Marla had phenomenal guides and drivers available in several of the cities, which made a huge difference. These were people who were so knowledgeable about the cities, in many cases about the specific subject matter that they were showing us, and who really knew how to get us into places, past lines, and knew all the best stops for gelato and places for us to get water. They made it very easy for us to get around. One of the benefits of this is that the guides take a lot of the stress off the parents. You’re not constantly responsible for everyone’s good time. You’re able to delegate some of the hard work of travel to this very expert resource, which really allowed my husband and me to enjoy this trip a lot more. I think that was one of the key lessons learned, that if you can invest a bit in getting some support for travel like this, it really makes a difference in the experience. That’s the headline of what I want to share with you today. I am going to come back for a second episode to share some more details about a key part of the trip and go a little deeper into some of the stories from this experience.

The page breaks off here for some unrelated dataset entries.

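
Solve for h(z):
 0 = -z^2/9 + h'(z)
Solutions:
 h(z) = C1 + z^3/27


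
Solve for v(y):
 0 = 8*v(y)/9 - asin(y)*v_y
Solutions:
 v(y) = C1*exp(8*Integral(1/asin(y), y)/9)


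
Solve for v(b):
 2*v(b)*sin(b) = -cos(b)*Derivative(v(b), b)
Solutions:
 v(b) = C1*cos(b)^2


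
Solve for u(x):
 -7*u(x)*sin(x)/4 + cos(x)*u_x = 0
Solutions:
 u(x) = C1/cos(x)^(7/4)


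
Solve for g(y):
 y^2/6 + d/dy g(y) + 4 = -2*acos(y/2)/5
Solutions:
 g(y) = C1 - y^3/18 - 2*y*acos(y/2)/5 - 4*y + 2*sqrt(4 - y^2)/5


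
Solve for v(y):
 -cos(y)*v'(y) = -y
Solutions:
 v(y) = C1 + Integral(y/cos(y), y)


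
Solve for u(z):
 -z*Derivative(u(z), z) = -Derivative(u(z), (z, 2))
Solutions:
 u(z) = C1 + C2*erfi(sqrt(2)*z/2)


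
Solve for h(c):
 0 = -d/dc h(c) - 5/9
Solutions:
 h(c) = C1 - 5*c/9


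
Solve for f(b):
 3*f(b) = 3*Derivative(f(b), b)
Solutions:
 f(b) = C1*exp(b)


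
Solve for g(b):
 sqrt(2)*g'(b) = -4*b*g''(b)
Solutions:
 g(b) = C1 + C2*b^(1 - sqrt(2)/4)


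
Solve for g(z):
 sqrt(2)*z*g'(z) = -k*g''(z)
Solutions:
 g(z) = C1 + C2*sqrt(k)*erf(2^(3/4)*z*sqrt(1/k)/2)


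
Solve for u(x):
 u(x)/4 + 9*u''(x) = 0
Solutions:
 u(x) = C1*sin(x/6) + C2*cos(x/6)


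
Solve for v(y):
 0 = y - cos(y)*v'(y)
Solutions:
 v(y) = C1 + Integral(y/cos(y), y)


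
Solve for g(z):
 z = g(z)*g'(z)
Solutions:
 g(z) = -sqrt(C1 + z^2)
 g(z) = sqrt(C1 + z^2)


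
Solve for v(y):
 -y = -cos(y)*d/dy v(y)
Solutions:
 v(y) = C1 + Integral(y/cos(y), y)


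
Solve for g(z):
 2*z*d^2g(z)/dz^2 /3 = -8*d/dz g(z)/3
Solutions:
 g(z) = C1 + C2/z^3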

But the bottom line is this: traveling with your family is just as important now as it ever was. I was honestly surprised at how similar it felt. If I had not known it was the post-COVID travel era, I would not have had any inclination that the world had just been through such a crisis. The world is open again. People are out exploring, discovering, having adventures, learning about history, and learning about culture. It was remarkable to see. I’m so grateful for this opportunity.

If this episode has inspired you to think about planning a big trip with your family, don’t hesitate. You really won’t regret the investment of time and money in creating these experiences. Your future self will be so grateful for the memories and the opportunity to be together on this kind of adventure.